- Supreme Court of the United States

Decided March 13, 1893
- Full case name: United States v. Post

Court membership
- Chief Justice Melville Fuller Associate Justices Stephen J. Field · John M. Harlan Horace Gray · Samuel Blatchford David J. Brewer · Henry B. Brown George Shiras Jr. · Howell E. Jackson

= United States v. Post =

On March 13th, 1893, the Supreme Court of the United States decided on the case United States v. Post, 148 U.S. 124 through a 7-0 ruling that affirmed the ruling of the lower court. Originating from the U.S. Court of Claims, Court of Federal Claims, the case resulted in the precedent that postal letter carriers mandated to work more than eight hours a day were entitled, by federal law, for extra pay.

== Background ==
The original petition filed March 26th, 1891, the suit was brought in the court of claims by Aaron S. Post against the United States.
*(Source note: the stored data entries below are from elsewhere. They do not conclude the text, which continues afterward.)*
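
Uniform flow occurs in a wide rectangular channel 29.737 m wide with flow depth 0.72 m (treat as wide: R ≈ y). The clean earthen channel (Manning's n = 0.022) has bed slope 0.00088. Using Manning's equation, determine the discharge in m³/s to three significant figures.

A = b·y = 29.737 × 0.72 = 21.41 m²
Wide channel: R ≈ y = 0.72 m
Q = (1/n)·A·R^(2/3)·S^(1/2) = (1/0.022) × 21.41 × 0.7200^(2/3) × 0.00088^(1/2) = 23.19 m³/s

23.2 m³/s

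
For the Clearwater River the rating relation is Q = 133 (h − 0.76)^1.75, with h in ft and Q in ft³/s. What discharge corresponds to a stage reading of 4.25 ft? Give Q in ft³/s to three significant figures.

Q = 133 × (4.25 − 0.76)^1.75 = 133 × 3.49^1.75 = 1185 ft³/s

1190 ft³/s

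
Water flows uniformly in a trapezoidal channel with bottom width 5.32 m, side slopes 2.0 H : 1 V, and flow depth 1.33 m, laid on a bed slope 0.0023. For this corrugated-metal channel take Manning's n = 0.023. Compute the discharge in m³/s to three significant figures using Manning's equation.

A = (b + z·y)·y = (5.32 + 2.0×1.33)×1.33 = 10.61 m²
P = b + 2y√(1+z²) = 5.32 + 2×1.33×√(1+2.0²) = 11.27 m
R = A/P = 10.61/11.27 = 0.9419 m
Q = (1/n)·A·R^(2/3)·S^(1/2) = (1/0.023) × 10.61 × 0.9419^(2/3) × 0.0023^(1/2) = 21.26 m³/s

21.3 m³/s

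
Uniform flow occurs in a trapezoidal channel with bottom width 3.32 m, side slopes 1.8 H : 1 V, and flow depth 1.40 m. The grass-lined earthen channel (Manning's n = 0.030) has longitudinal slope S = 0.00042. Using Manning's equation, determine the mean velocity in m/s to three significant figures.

A = (b + z·y)·y = (3.32 + 1.8×1.40)×1.40 = 8.176 m²
P = b + 2y√(1+z²) = 3.32 + 2×1.40×√(1+1.8²) = 9.086 m
R = A/P = 8.176/9.086 = 0.8999 m
Q = (1/n)·A·R^(2/3)·S^(1/2) = (1/0.030) × 8.176 × 0.8999^(2/3) × 0.00042^(1/2) = 5.206 m³/s
V = Q/A = 5.206/8.176 = 0.6367 m/s

0.637 m/s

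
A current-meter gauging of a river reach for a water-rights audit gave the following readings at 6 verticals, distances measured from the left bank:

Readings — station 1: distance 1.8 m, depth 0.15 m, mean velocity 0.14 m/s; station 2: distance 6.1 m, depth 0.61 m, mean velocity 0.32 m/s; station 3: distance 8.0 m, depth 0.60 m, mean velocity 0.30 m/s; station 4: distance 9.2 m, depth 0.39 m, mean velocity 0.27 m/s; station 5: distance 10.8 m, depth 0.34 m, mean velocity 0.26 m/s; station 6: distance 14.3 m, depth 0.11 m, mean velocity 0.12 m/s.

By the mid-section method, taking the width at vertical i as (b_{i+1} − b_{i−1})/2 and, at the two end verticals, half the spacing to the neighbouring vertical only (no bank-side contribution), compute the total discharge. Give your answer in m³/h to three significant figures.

4770 m³/h

w_1 = (6.1 − 1.8)/2 = 2.15 m; q_1 = 0.14 × 0.15 × 2.15 = 0.04515 m³/s
w_2 = (8.0 − 1.8)/2 = 3.1 m; q_2 = 0.32 × 0.61 × 3.1 = 0.6051 m³/s
w_3 = (9.2 − 6.1)/2 = 1.55 m; q_3 = 0.30 × 0.60 × 1.55 = 0.2790 m³/s
w_4 = (10.8 − 8.0)/2 = 1.4 m; q_4 = 0.27 × 0.39 × 1.4 = 0.1474 m³/s
w_5 = (14.3 − 9.2)/2 = 2.55 m; q_5 = 0.26 × 0.34 × 2.55 = 0.2254 m³/s
w_6 = (14.3 − 10.8)/2 = 1.75 m; q_6 = 0.12 × 0.11 × 1.75 = 0.02310 m³/s
Q = Σ qᵢ = 1.325 m³/s
= 1.325 × 3600 = 4771 m³/h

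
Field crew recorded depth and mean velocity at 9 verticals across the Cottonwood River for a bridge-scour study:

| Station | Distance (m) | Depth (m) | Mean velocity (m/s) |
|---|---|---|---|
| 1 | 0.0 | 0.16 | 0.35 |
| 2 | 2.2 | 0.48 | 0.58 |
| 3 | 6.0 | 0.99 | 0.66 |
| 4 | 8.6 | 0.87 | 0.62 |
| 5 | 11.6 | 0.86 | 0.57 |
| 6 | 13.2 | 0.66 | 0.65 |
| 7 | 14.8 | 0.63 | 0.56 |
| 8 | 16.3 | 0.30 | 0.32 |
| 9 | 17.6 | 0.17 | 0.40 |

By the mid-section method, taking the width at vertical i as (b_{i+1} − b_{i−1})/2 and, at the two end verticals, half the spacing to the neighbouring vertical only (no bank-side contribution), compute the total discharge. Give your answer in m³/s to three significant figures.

w_1 = (2.2 − 0.0)/2 = 1.1 m; q_1 = 0.35 × 0.16 × 1.1 = 0.06160 m³/s
w_2 = (6.0 − 0.0)/2 = 3 m; q_2 = 0.58 × 0.48 × 3 = 0.8352 m³/s
w_3 = (8.6 − 2.2)/2 = 3.2 m; q_3 = 0.66 × 0.99 × 3.2 = 2.091 m³/s
w_4 = (11.6 − 6.0)/2 = 2.8 m; q_4 = 0.62 × 0.87 × 2.8 = 1.510 m³/s
w_5 = (13.2 − 8.6)/2 = 2.3 m; q_5 = 0.57 × 0.86 × 2.3 = 1.127 m³/s
w_6 = (14.8 − 11.6)/2 = 1.6 m; q_6 = 0.65 × 0.66 × 1.6 = 0.6864 m³/s
w_7 = (16.3 − 13.2)/2 = 1.55 m; q_7 = 0.56 × 0.63 × 1.55 = 0.5468 m³/s
w_8 = (17.6 − 14.8)/2 = 1.4 m; q_8 = 0.32 × 0.30 × 1.4 = 0.1344 m³/s
w_9 = (17.6 − 16.3)/2 = 0.65 m; q_9 = 0.40 × 0.17 × 0.65 = 0.04420 m³/s
Q = Σ qᵢ = 7.037 m³/s

7.04 m³/s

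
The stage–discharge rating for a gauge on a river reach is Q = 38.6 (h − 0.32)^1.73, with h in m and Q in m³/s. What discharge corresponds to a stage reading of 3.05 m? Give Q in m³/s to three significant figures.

219 m³/s

Q = 38.6 × (3.05 − 0.32)^1.73 = 38.6 × 2.73^1.73 = 219.4 m³/s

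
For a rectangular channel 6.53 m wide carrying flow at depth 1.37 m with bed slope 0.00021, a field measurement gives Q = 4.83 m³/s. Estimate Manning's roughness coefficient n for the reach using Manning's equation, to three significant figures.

A = b·y = 6.53 × 1.37 = 8.946 m²
P = b + 2y = 6.53 + 2×1.37 = 9.270 m
R = A/P = 8.946/9.270 = 0.9651 m
n = (1/Q)·A·R^(2/3)·S^(1/2) = (1/4.83) × 8.946 × 0.9766 × 0.01449 = 0.02621

0.0262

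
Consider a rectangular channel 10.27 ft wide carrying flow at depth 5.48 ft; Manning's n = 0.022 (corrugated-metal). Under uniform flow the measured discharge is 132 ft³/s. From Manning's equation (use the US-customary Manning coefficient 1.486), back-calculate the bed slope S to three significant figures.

0.000329

A = b·y = 10.27 × 5.48 = 56.28 ft²
P = b + 2y = 10.27 + 2×5.48 = 21.23 ft
R = A/P = 56.28/21.23 = 2.651 ft
S = (Q·n / (1.486·A·R^(2/3)))² = (132×0.022 / (1.486×56.28×1.915))² = 0.0003286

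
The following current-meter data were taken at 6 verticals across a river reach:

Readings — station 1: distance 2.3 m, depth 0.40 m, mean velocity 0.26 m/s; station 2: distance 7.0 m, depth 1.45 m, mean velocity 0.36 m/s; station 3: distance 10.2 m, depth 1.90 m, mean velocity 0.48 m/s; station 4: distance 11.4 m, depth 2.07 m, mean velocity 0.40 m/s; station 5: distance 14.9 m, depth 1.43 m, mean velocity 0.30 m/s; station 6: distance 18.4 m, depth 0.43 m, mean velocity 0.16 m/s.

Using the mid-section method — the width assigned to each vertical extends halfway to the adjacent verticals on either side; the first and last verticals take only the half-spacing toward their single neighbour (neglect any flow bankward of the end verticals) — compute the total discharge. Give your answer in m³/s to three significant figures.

7.88 m³/s

w_1 = (7.0 − 2.3)/2 = 2.35 m; q_1 = 0.26 × 0.40 × 2.35 = 0.2444 m³/s
w_2 = (10.2 − 2.3)/2 = 3.95 m; q_2 = 0.36 × 1.45 × 3.95 = 2.062 m³/s
w_3 = (11.4 − 7.0)/2 = 2.2 m; q_3 = 0.48 × 1.90 × 2.2 = 2.006 m³/s
w_4 = (14.9 − 10.2)/2 = 2.35 m; q_4 = 0.40 × 2.07 × 2.35 = 1.946 m³/s
w_5 = (18.4 − 11.4)/2 = 3.5 m; q_5 = 0.30 × 1.43 × 3.5 = 1.502 m³/s
w_6 = (18.4 − 14.9)/2 = 1.75 m; q_6 = 0.16 × 0.43 × 1.75 = 0.1204 m³/s
Q = Σ qᵢ = 7.880 m³/s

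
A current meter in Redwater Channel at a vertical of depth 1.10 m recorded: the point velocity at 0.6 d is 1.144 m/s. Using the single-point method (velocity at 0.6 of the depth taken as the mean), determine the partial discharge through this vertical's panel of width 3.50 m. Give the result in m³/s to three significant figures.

v̄ = v₀.₆ = 1.144 m/s
q = v̄ × d × w = 1.144 × 1.10 × 3.50 = 4.404 m³/s

4.40 m³/s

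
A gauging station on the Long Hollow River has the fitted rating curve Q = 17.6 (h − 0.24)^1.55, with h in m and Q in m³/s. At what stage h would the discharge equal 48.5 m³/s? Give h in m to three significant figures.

2.16 m

h − h₀ = (Q/C)^(1/b) = (48.5/17.6)^(1/1.55) = 1.923 m
h = 0.24 + 1.923 = 2.163 m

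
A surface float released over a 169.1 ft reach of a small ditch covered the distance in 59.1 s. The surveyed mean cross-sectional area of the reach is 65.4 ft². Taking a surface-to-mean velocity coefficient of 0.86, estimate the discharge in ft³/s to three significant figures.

v_surface = L / t̄ = 169.1 / 59.1 = 2.861 ft/s
v_mean = 0.86 × 2.861 = 2.461 ft/s
Q = A × v_mean = 65.4 × 2.461 = 160.9 ft³/s

161 ft³/s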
On May 23rd, 1891, a traverse of the petition was filed in addition to an amended petition on January 11th, 1892, where it was established that Post was a letter carrier of Salt Lake City, Utah, that claimed that he was entitled to extra pay for the extra hours he completed beyond the standard of eight paid hour. Previously, eight other cases were tried with petitions in the same form, though claiming various amounts—but all claimants were also letter carriers of similar complaints.